First, turn on some rockin’ dance tunes

  1. Step up to the 1st step (or jump with both feet) and do a deep squat, step down and repeat x30
  2. Step up and down the 1st step as fast as you can x50
  3. Put your foot on the 2nd step and lunge.  X20  Change sides
  4.  Step up to the 2nd, bring arms overhead and tip your body forward to Stick Pose/Warrior 3 engaging your glute (don’t hold), step down x20 total
  5.  Do full push-ups with hands wide on 2nd  step x15
  6. Turn to face the right side, left foot on 1st step.  Squat down, then with weight on left leg straighten both and lift right leg out to the side.  X20 then change sides
  7. Tricep dips from 2nd step x10
  8. Facing away from steps, put top of foot on the 1st and lunge x20 then change sides
  9. Come into Updog with hands on 2nd step (so shoulders are over hands, engage your abs so your hips don’t sink too much) then bend your elbows a few inches and straighten again.
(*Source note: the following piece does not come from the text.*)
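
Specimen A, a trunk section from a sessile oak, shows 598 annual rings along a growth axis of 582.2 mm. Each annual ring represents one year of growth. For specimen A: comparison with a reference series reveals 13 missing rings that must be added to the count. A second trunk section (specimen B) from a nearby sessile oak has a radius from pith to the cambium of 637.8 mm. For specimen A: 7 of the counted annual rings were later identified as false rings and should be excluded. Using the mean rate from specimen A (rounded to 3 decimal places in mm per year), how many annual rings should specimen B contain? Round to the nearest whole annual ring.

Specimen A: true annual ring count = 598 − 7 + 13 = 604.
A: Extension rate ≈ 582.2 / 604 = 0.964 mm/yr.
For B, 637.8 / 0.964 = 661.62 years ≈ 662 annual rings.

662 annual rings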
X 15
  10. Do your favourite abs exercise.  I was back on my butt, hands on the floor kicking my legs out straight and bringing them back, knees to chest (x10) then with my weight on one side of my butt, I kicked to each side (x10) then center again (x10) 

And then do it again!

We did a family visit to the Shubenacadie Wildlife Park.  It was our first time, it’s a great little zoo, all rescued local wild animals that look well taken care of.  Afterwards  we had a picnic near the playground and then I laid on a blanket soaking up the sun.

I could hear a parent coaching his son at soccer.  It went like this:

Clayton don’t use your hands!

Clayton no hands on the ball! 

Clayton don’t touch the ball!


I was laying there thinking, hmmm, maybe Clayton is 10 and they’ve been playing soccer together for 5 years and one would expect him to know better.  Curiosity finally got the best of me and I got up to look.  It turned out Clayton was a scrawny little 4 year old in a floppy sunhat.

What is it with these Type A parents?  Maybe Clayton’s Dad could have taken more of a “show me what you can do with your feet!” kind of approach.  Rather than losing it with him.  Over soccer.

And my son’s a five year old in soccer, I see it all the time.  There is a wide range of kids and knowledge and ability and interest. 

There are the ones who want to examine the grass or the cloud formations instead of running after the ball.  There are the little keener dudes who are right in there.  And some of the keeners do great and there are others who get hurt at least twice a game and take a cry break.  My son is more of a run around near the ball having a great time, but not actually pushing himself in there to kick it.  You can read a lot about a kid’s personality by watching them in soccer.

And the parents are either enjoying the soccer playing kid they have or trying hard to make him different.  Like Clayton’s Dad.

It’s been a theme for me lately.  I’ve been letting go so much with parenting.  Angus, the five year old is at the stage where he wants to question everything and push every boundary.  The other night, just a silly example, he was heading to the bathroom before bed and wanted to wear my flip flops.  I immediately said no, they were my shoes and then he reacted and then I thought – Corilee!  give him the freakin’ shoes!  Give him all your shoes!!  Empty out the closet!  Why not?  Especially if it’ll get him to bed. 

I always thought I’d be an easy going parent with the nutty things kids want to do (wear mitts to school in May etc.).  But my first response usually relates to the reasons why not.   When really, if it doesn’t hurt him or destroy my shoes or his mitts, why not? 

I want to be the kind of parent that lets the Claytons of the world figure out how to play soccer with their feet in their own time.  I want to be the parent that doesn’t demand it has to be today.  I want to be the parent who can keep cool even when I feel like they *should* know how to do it different.  I want to be the kind of parent who gives up her shoes without thinking about it.